If I'm honest, there's also a lot of me that's afraid of what people will think. I cried my eyes out the day I decided to wean Jane. Partially because it hurt to give that up, and partially because I felt like I was failing in everyone else's eyes (for the record she literally didn't care. At all. She stopped in one day and never looked back). And I know that plays a part in my ongoing struggle. I know what the old ladies in the grocery are thinking when my child screams and pitches a fit, and I desperately want them to know that they're wrong, sometimes even at my child's expense. I want them to know that my will is strong, and that I have literally NEVER given into her when she acts like this, yet, her will is strong too, and she still does it.
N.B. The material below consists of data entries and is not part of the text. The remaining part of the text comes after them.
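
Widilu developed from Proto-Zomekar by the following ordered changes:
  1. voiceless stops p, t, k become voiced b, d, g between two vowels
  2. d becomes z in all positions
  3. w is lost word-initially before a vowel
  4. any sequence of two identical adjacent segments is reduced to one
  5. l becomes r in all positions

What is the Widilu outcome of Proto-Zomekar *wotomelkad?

ozomerkaz

Widilu: *wotomelkad
  wotomelkad → wodomelkad   [intervocalic voicing]
  wodomelkad → wozomelkaz   [unconditioned shift]
  wozomelkaz → ozomelkaz   [glide loss]
  ozomelkaz (rule 4 does not apply)
  ozomelkaz → ozomerkaz   [unconditioned shift]
  giving Widilu ozomerkaz.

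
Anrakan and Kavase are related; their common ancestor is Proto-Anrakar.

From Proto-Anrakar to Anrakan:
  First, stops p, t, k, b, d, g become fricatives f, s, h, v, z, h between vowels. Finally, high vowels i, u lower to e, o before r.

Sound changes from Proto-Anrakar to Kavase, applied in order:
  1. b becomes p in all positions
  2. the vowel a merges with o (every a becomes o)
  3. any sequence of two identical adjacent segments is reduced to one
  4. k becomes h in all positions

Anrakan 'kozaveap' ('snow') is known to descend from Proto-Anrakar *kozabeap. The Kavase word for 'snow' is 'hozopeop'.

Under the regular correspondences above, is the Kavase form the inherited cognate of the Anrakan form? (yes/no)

yes

Derive the expected Kavase reflex of *kozabeap:
Kavase: start from *kozabeap.
  rule 1 (unconditioned shift): kozabeap → kozapeap
  rule 2 (vowel merger): kozapeap → kozopeop
  rule 3: no change — kozopeop
  rule 4 (unconditioned shift): kozopeop → hozopeop
  ⇒ Kavase hozopeop
Kavase 'hozopeop' matches the regular reflex exactly, so the pair is cognate.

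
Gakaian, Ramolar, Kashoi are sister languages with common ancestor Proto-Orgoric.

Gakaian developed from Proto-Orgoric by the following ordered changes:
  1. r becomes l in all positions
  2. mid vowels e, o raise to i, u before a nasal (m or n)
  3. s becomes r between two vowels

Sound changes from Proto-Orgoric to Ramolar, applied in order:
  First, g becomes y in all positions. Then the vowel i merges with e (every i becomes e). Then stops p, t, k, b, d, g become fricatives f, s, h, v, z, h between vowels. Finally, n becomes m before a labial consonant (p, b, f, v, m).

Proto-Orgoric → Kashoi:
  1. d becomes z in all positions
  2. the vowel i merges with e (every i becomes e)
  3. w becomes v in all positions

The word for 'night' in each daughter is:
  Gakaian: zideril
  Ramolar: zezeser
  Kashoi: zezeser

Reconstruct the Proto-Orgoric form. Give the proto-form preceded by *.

*zidesir

Position 3: Gakaian has d, Ramolar has z, Kashoi has z. Gakaian preserves d here (none of its changes turn any other segment into d), so the proto-segment is *d.
Position 6: Gakaian has i, Ramolar has e, Kashoi has e. Taking the neighbouring segments as reconstructed: Gakaian i can only go back to *i; Ramolar e could go back to *e or *i; Kashoi e could go back to *e or *i — the one source consistent with every daughter is *i.
Position 7: Gakaian has l, Ramolar has r, Kashoi has r. Ramolar preserves r here (none of its changes turn any other segment into r), so the proto-segment is *r.
Verify the candidate proto-form against each daughter:
Gakaian: start from *zidesir.
  rule 1 (unconditioned shift): zidesir → zidesil
  rule 2: no change — zidesil
  rule 3 (rhotacism): zidesil → zideril
  ⇒ Gakaian zideril
Ramolar: start from *zidesir.
  rule 1: no change — zidesir
  rule 2 (vowel merger): zidesir → zedeser
  rule 3 (intervocalic lenition): zedeser → zezeser
  rule 4: no change — zezeser
  ⇒ Ramolar zezeser
Kashoi: start from *zidesir.
  rule 1 (unconditioned shift): zidesir → zizesir
  rule 2 (vowel merger): zizesir → zezeser
  rule 3: no change — zezeser
  ⇒ Kashoi zezeser
Only *zidesir yields all of Gakaian zideril, Ramolar zezeser, Kashoi zezeser.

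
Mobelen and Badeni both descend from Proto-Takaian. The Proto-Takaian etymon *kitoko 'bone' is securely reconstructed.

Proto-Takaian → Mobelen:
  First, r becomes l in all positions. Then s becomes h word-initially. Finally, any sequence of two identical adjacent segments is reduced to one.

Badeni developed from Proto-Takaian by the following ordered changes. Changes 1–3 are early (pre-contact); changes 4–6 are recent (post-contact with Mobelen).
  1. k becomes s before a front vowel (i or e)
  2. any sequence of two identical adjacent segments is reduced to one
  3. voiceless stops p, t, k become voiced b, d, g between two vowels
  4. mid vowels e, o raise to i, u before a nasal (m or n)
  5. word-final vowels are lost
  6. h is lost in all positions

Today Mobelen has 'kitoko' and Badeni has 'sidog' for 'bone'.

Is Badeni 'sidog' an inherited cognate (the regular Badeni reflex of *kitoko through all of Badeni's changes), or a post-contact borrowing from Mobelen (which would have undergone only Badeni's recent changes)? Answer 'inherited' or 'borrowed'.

inherited

If inherited, *kitoko would pass through all of Badeni's changes:
Badeni: *kitoko > sitoko > sidogo > sidog  (by palatalisation, intervocalic voicing, apocope)
If borrowed from Mobelen 'kitoko' after the early changes, it would undergo only the recent ones:
  rule 4 (pre-nasal raising): no change (kitoko)
  rule 5 (apocope): kitoko → kitok
  rule 6 (h-loss): no change (kitok)
  ⇒ as a loan: kitok
Badeni 'sidog' matches the inherited outcome exactly, so it is an inherited cognate, not a loan.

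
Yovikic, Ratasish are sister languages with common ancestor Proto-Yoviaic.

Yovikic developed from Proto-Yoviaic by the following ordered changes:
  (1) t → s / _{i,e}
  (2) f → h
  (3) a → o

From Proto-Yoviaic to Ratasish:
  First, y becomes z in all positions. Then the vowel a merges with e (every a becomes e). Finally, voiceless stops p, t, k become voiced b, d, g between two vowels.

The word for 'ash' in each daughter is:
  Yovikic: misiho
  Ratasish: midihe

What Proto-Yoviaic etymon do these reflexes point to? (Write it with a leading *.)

*mitiha

Position 6: Yovikic has o, Ratasish has e. Taking the neighbouring segments as reconstructed: Yovikic o could go back to *a or *o; Ratasish e could go back to *a or *e — the one source consistent with every daughter is *a.
Position 3: Yovikic has s, Ratasish has d. Taking the neighbouring segments as reconstructed: Yovikic s could go back to *t or *s; Ratasish d could go back to *t or *d — the one source consistent with every daughter is *t.
This points to *mitiha. Verify forward in each daughter:
Yovikic: *mitiha > misiha > misiho  (by palatalisation, vowel merger)
Ratasish: *mitiha
  mitiha (rule 1 does not apply)
  mitiha → mitihe   [vowel merger]
  mitihe → midihe   [intervocalic voicing]
  giving Ratasish midihe.
*mitiha is the unique common source.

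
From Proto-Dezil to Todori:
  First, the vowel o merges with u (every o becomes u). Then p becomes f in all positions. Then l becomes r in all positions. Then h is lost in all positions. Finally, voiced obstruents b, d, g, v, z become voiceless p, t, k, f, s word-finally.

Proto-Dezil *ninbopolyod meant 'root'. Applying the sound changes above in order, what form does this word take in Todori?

Todori: *ninbopolyod > ninbupulyud > ninbufulyud > ninbufuryud > ninbufuryut  (by vowel merger, unconditioned shift, unconditioned shift, final devoicing)

ninbufuryut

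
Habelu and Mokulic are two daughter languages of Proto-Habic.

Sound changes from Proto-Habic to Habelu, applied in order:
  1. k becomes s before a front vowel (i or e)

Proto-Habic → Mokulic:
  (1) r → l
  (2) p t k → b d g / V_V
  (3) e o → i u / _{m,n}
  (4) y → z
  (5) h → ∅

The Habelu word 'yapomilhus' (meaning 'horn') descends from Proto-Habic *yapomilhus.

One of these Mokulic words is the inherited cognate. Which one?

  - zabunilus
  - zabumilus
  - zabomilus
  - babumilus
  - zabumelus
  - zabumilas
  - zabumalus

Mokulic: *yapomilhus > yabomilhus > yabumilhus > zabumilhus > zabumilus  (by intervocalic voicing, pre-nasal raising, unconditioned shift, h-loss)
The other candidates each miss or misapply at least one Mokulic change.

zabumilus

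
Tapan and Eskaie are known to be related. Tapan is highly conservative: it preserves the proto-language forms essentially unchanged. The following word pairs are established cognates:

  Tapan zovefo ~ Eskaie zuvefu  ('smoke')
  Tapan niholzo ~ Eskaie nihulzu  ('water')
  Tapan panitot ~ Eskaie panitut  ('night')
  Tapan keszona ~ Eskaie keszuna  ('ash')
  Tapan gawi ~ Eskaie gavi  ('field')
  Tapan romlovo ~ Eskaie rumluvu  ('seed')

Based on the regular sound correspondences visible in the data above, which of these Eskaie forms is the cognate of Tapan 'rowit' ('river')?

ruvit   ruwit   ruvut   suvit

niholzo ~ nihulzu, panitot ~ panitut — Tapan o corresponds to Eskaie u after a consonant, before a consonant other than r, m, n, p, b, f, v.
gawi ~ gavi — Tapan w corresponds to Eskaie v between vowels (before a front vowel).
Applying these to Tapan 'rowit':
  rowit → ruwit   (o→u after a consonant, before a consonant other than r, m, n, p, b, f, v)
  ruwit → ruvit   (w→v between vowels (before a front vowel))
So the Eskaie cognate is 'ruvit'.

ruvit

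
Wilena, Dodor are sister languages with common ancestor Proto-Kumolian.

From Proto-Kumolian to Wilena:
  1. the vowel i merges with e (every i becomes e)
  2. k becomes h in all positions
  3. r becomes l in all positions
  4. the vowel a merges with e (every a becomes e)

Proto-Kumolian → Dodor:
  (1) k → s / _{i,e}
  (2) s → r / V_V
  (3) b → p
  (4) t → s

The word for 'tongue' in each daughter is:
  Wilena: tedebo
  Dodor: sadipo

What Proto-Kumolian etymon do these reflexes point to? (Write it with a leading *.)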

Over, and over again. But here I am again, making choices based on someone else, and keeping myself from being able to actually get to know my daughter because of silly expectations and a sometimes crippling need for approval.

I had a really beautiful talk with my mom this week. I told her that I loved how they raised us, but that I also had inadvertently come to view it as the standard, and that I finally realized that I felt that something was wrong if things didn't look exactly the same. I've realized this before, and now I'm just facing it again, in different place, and a different time. I'm remembering to love this girl for who she is, right now, and accept the person she's going to be. I want to give her an image of life, and freedom, and grace, instead of my crushing expectations that need to be lived up to.